During that period I can remember coming to visit and sharing a bathroom (not really because swans don’t share) with an injured swan spending the night inside. There was one she called Sweetheart in particular that did a lot of time in the house. Frequently swans and other water birds swallow fishline or “sinkers” which, in turn twist in their gut or give them lead poisoning. Those that recovered would be released either into our river or given to someone with a protected pond on their property. Some of the swans were pinioned (wings clipped) to keep them in a small waterbody on a property but often without enough food.

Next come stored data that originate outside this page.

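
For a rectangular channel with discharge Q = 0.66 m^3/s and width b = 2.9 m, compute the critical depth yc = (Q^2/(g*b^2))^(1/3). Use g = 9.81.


Using yc = (Q^2 / (g * b^2))^(1/3):
Q^2 = 0.66^2 = 0.44.
g * b^2 = 9.81 * 2.9^2 = 9.81 * 8.41 = 82.5.
Q^2 / (g*b^2) = 0.44 / 82.5 = 0.0053.
yc = 0.0053^(1/3) = 0.1741 m.

0.1741


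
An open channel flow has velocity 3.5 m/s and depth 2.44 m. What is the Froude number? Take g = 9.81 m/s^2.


The Froude number is defined as Fr = V / sqrt(g*y).
g*y = 9.81 * 2.44 = 23.9364.
sqrt(g*y) = sqrt(23.9364) = 4.8925.
Fr = 3.5 / 4.8925 = 0.7154.

0.7154


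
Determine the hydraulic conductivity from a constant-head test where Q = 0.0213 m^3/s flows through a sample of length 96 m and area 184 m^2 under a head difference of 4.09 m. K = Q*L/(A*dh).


From K = Q*L / (A*dh):
Numerator: Q*L = 0.0213 * 96 = 2.0448.
Denominator: A*dh = 184 * 4.09 = 752.56.
K = 2.0448 / 752.56 = 0.002717 m/s.

0.002717


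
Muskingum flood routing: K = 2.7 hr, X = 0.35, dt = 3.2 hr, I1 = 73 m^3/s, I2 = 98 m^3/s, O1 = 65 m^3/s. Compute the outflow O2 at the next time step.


Muskingum coefficients:
denom = 2*K*(1-X) + dt = 2*2.7*(1-0.35) + 3.2 = 6.71.
C0 = (dt - 2*K*X)/denom = (3.2 - 2*2.7*0.35)/6.71 = 0.1952.
C1 = (dt + 2*K*X)/denom = (3.2 + 2*2.7*0.35)/6.71 = 0.7586.
C2 = (2*K*(1-X) - dt)/denom = 0.0462.
O2 = C0*I2 + C1*I1 + C2*O1
   = 0.1952*98 + 0.7586*73 + 0.0462*65
   = 77.51 m^3/s.

77.51


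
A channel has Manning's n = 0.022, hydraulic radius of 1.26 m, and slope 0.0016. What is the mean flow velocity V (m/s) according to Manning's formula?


Manning's equation gives V = (1/n) * R^(2/3) * S^(1/2).
First, compute R^(2/3) = 1.26^(2/3) = 1.1666.
Next, S^(1/2) = 0.0016^(1/2) = 0.04.
Then 1/n = 1/0.022 = 45.45.
V = 45.45 * 1.1666 * 0.04 = 2.1211 m/s.

2.1211


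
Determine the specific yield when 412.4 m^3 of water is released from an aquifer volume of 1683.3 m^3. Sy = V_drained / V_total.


Specific yield Sy = Volume drained / Total volume.
Sy = 412.4 / 1683.3
   = 0.245.

0.245


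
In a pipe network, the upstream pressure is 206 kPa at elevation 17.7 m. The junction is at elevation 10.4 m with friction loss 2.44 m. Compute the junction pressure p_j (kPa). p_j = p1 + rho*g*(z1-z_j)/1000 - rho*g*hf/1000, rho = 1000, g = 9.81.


Junction pressure: p_j = p1 + rho*g*(z1 - z_j)/1000 - rho*g*hf/1000.
Elevation term = 1000*9.81*(17.7 - 10.4)/1000 = 71.613 kPa.
Friction term = 1000*9.81*2.44/1000 = 23.936 kPa.
p_j = 206 + 71.613 - 23.936 = 253.68 kPa.

253.68


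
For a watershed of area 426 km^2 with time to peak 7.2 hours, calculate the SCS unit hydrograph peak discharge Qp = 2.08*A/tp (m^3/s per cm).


SCS formula: Qp = 2.08 * A / tp.
Qp = 2.08 * 426 / 7.2
   = 886.08 / 7.2
   = 123.07 m^3/s per cm.

123.07


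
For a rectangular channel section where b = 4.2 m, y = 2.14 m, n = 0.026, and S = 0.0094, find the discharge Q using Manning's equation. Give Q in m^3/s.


For a rectangular channel, the cross-sectional area A = b * y = 4.2 * 2.14 = 8.99 m^2.
The wetted perimeter P = b + 2y = 4.2 + 2*2.14 = 8.48 m.
Hydraulic radius R = A/P = 8.99/8.48 = 1.0599 m.
Velocity V = (1/n)*R^(2/3)*S^(1/2) = (1/0.026)*1.0599^(2/3)*0.0094^(1/2) = 3.8765 m/s.
Discharge Q = A * V = 8.99 * 3.8765 = 34.842 m^3/s.

34.842


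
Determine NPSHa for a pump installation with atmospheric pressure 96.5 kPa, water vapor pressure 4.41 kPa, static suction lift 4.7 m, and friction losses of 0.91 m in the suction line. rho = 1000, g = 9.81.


NPSHa = p_atm/(rho*g) - z_s - hf_s - p_vap/(rho*g).
p_atm/(rho*g) = 96.5*1000 / (1000*9.81) = 9.837 m.
p_vap/(rho*g) = 4.41*1000 / (1000*9.81) = 0.45 m.
NPSHa = 9.837 - 4.7 - 0.91 - 0.45
      = 3.78 m.

3.78


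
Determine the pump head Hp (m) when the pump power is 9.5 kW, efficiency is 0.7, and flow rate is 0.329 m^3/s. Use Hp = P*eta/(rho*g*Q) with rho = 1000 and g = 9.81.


Pump head formula: Hp = P * eta / (rho * g * Q).
Numerator: P * eta = 9.5 * 1000 * 0.7 = 6650.0 W.
Denominator: rho * g * Q = 1000 * 9.81 * 0.329 = 3227.49.
Hp = 6650.0 / 3227.49 = 2.06 m.

2.06


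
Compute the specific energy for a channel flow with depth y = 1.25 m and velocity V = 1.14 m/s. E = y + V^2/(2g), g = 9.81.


Specific energy E = y + V^2/(2g).
Velocity head = V^2/(2g) = 1.14^2 / (2*9.81) = 1.2996 / 19.62 = 0.0662 m.
E = 1.25 + 0.0662 = 1.3162 m.

1.3162


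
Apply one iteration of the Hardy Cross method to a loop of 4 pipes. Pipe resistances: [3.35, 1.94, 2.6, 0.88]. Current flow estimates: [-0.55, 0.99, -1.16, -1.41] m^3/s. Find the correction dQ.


Numerator terms (r*Q*|Q|): 3.35*-0.55*|-0.55| = -1.0134; 1.94*0.99*|0.99| = 1.9014; 2.6*-1.16*|-1.16| = -3.4986; 0.88*-1.41*|-1.41| = -1.7495.
Sum of numerator = -4.3601.
Denominator terms (r*|Q|): 3.35*|-0.55| = 1.8425; 1.94*|0.99| = 1.9206; 2.6*|-1.16| = 3.016; 0.88*|-1.41| = 1.2408.
2 * sum of denominator = 2 * 8.0199 = 16.0398.
dQ = --4.3601 / 16.0398 = 0.2718 m^3/s.

0.2718


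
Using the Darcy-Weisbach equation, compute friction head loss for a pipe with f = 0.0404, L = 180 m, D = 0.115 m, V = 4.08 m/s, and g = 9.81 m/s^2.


Darcy-Weisbach equation: h_f = f * (L/D) * V^2/(2g).
f * L/D = 0.0404 * 180/0.115 = 63.2348.
V^2/(2g) = 4.08^2 / (2*9.81) = 16.6464 / 19.62 = 0.8484 m.
h_f = 63.2348 * 0.8484 = 53.651 m.

53.651


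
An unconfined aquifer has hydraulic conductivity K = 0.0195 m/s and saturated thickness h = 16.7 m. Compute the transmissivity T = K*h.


Transmissivity is defined as T = K * h.
T = 0.0195 * 16.7
  = 0.3256 m^2/s.

0.3256


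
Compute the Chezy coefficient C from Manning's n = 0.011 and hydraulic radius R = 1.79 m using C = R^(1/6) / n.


The Chezy coefficient relates to Manning's n through C = R^(1/6) / n.
R^(1/6) = 1.79^(1/6) = 1.1019.
C = 1.1019 / 0.011 = 100.17 m^(1/2)/s.

100.17


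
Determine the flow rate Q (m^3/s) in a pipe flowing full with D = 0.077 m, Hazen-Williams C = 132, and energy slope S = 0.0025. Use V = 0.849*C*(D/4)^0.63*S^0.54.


For a full circular pipe, R = D/4 = 0.077/4 = 0.0192 m.
V = 0.849 * 132 * 0.0192^0.63 * 0.0025^0.54
  = 0.849 * 132 * 0.083022 * 0.039345
  = 0.3661 m/s.
Pipe area A = pi*D^2/4 = pi*0.077^2/4 = 0.0047 m^2.
Q = A * V = 0.0047 * 0.3661 = 0.0017 m^3/s.

0.0017


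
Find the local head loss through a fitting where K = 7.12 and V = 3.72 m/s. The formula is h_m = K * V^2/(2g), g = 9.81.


Minor loss formula: h_m = K * V^2/(2g).
V^2 = 3.72^2 = 13.8384.
V^2/(2g) = 13.8384 / 19.62 = 0.7053 m.
h_m = 7.12 * 0.7053 = 5.0219 m.

5.0219


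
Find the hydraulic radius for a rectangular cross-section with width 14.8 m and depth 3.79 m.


For a rectangular section:
Flow area A = b * y = 14.8 * 3.79 = 56.09 m^2.
Wetted perimeter P = b + 2y = 14.8 + 2*3.79 = 22.38 m.
Hydraulic radius R = A/P = 56.09 / 22.38 = 2.5063 m.

2.5063


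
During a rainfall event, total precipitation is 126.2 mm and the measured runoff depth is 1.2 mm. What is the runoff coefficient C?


The runoff coefficient C = runoff depth / rainfall depth.
C = 1.2 / 126.2
  = 0.0095.

0.0095


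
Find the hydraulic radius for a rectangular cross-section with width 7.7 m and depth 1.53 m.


For a rectangular section:
Flow area A = b * y = 7.7 * 1.53 = 11.78 m^2.
Wetted perimeter P = b + 2y = 7.7 + 2*1.53 = 10.76 m.
Hydraulic radius R = A/P = 11.78 / 10.76 = 1.0949 m.

1.0949


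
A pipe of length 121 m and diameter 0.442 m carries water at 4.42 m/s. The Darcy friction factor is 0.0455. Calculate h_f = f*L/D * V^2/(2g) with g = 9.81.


Darcy-Weisbach equation: h_f = f * (L/D) * V^2/(2g).
f * L/D = 0.0455 * 121/0.442 = 12.4559.
V^2/(2g) = 4.42^2 / (2*9.81) = 19.5364 / 19.62 = 0.9957 m.
h_f = 12.4559 * 0.9957 = 12.403 m.

12.403


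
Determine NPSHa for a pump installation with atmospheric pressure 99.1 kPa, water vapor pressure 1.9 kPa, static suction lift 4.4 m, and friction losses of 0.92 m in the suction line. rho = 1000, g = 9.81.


NPSHa = p_atm/(rho*g) - z_s - hf_s - p_vap/(rho*g).
p_atm/(rho*g) = 99.1*1000 / (1000*9.81) = 10.102 m.
p_vap/(rho*g) = 1.9*1000 / (1000*9.81) = 0.194 m.
NPSHa = 10.102 - 4.4 - 0.92 - 0.194
      = 4.59 m.

4.59


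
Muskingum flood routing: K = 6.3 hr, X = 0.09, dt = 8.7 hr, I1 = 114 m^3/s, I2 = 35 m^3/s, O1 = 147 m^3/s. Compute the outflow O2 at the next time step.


Muskingum coefficients:
denom = 2*K*(1-X) + dt = 2*6.3*(1-0.09) + 8.7 = 20.166.
C0 = (dt - 2*K*X)/denom = (8.7 - 2*6.3*0.09)/20.166 = 0.3752.
C1 = (dt + 2*K*X)/denom = (8.7 + 2*6.3*0.09)/20.166 = 0.4877.
C2 = (2*K*(1-X) - dt)/denom = 0.1372.
O2 = C0*I2 + C1*I1 + C2*O1
   = 0.3752*35 + 0.4877*114 + 0.1372*147
   = 88.89 m^3/s.

88.89


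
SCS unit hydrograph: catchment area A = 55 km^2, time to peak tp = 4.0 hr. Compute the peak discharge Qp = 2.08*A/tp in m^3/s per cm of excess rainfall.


SCS formula: Qp = 2.08 * A / tp.
Qp = 2.08 * 55 / 4.0
   = 114.4 / 4.0
   = 28.6 m^3/s per cm.

28.6


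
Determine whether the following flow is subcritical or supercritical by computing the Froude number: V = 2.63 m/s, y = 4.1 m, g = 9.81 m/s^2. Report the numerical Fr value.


The Froude number is defined as Fr = V / sqrt(g*y).
g*y = 9.81 * 4.1 = 40.221.
sqrt(g*y) = sqrt(40.221) = 6.342.
Fr = 2.63 / 6.342 = 0.4147.
Since Fr < 1, the flow is subcritical.

0.4147


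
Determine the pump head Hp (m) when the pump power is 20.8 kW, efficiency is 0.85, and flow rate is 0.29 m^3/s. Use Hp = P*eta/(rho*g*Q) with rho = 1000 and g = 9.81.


Pump head formula: Hp = P * eta / (rho * g * Q).
Numerator: P * eta = 20.8 * 1000 * 0.85 = 17680.0 W.
Denominator: rho * g * Q = 1000 * 9.81 * 0.29 = 2844.9.
Hp = 17680.0 / 2844.9 = 6.21 m.

6.21


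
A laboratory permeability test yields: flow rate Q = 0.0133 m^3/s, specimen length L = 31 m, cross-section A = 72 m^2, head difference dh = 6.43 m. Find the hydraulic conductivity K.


From K = Q*L / (A*dh):
Numerator: Q*L = 0.0133 * 31 = 0.4123.
Denominator: A*dh = 72 * 6.43 = 462.96.
K = 0.4123 / 462.96 = 0.000891 m/s.

0.000891


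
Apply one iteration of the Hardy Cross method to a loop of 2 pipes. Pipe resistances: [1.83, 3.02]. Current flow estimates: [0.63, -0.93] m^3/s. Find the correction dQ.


Numerator terms (r*Q*|Q|): 1.83*0.63*|0.63| = 0.7263; 3.02*-0.93*|-0.93| = -2.612.
Sum of numerator = -1.8857.
Denominator terms (r*|Q|): 1.83*|0.63| = 1.1529; 3.02*|-0.93| = 2.8086.
2 * sum of denominator = 2 * 3.9615 = 7.923.
dQ = --1.8857 / 7.923 = 0.238 m^3/s.

0.238


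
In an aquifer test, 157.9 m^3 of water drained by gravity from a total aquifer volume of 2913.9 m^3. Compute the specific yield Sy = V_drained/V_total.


Specific yield Sy = Volume drained / Total volume.
Sy = 157.9 / 2913.9
   = 0.0542.

0.0542


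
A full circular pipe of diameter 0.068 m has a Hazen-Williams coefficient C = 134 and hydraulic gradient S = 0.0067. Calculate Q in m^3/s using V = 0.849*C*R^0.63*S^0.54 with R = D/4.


For a full circular pipe, R = D/4 = 0.068/4 = 0.017 m.
V = 0.849 * 134 * 0.017^0.63 * 0.0067^0.54
  = 0.849 * 134 * 0.076768 * 0.067001
  = 0.5852 m/s.
Pipe area A = pi*D^2/4 = pi*0.068^2/4 = 0.0036 m^2.
Q = A * V = 0.0036 * 0.5852 = 0.0021 m^3/s.

0.0021


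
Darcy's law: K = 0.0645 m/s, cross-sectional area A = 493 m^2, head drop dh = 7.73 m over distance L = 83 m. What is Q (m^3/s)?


Darcy's law: Q = K * A * i, where i = dh/L.
Hydraulic gradient i = 7.73 / 83 = 0.093133.
Q = 0.0645 * 493 * 0.093133
  = 2.9615 m^3/s.

2.9615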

They were moved to where they could be supervised as flying is their only real defence.
Sadly my sister eventually died. Not too long after my parents left their house by the river after Hurricane Sandy. Mom herself moved from a walker to being largely immobile. Throughout it all she continued to take calls about swans and other injured or endangered waterfowl. Pictorama readers know that she was also clearly a sucker for cats and adopted four of the Jersey five I have today in those last years. (Yes, this means I inherited four very young cats out of five. I sometimes say I have cats for life.)

While mom was never one to pick up bits and pieces (I inherited that from my father and his family – a post about their collecting can be found here) there are a few bits of evidence of her love for swans in the house. Some cards made from her photos and of course some prints. There are a few swans either in the yard or tucked away in the house. I am looking at a piece of stained glass someone gave her.
Yet, as soon as I saw this door knocker, green with age and patina, clearly weighing a ton, I had to have it for the house here. Someone may have tried to clean it a long ago mistaken day, at least that is what I think the white bits in places represent. The knocker is largely the long neck of the swan.

He is a beady eyed fellow. No cartoon cuteness to him. The bottom is sort of decorative feathers and even abstracted feet. It ends in a sort of blossom, water reed design.
It weighs a ton! Realistically I would not be surprised if I am unable to install it here although I will try. My metal fireproof door may be able to hold it (although my current knocker is hung with one bolt rather than two) and I will have to let you know! If not, I will find somewhere else to put it here. It seems like mom would have liked it very much.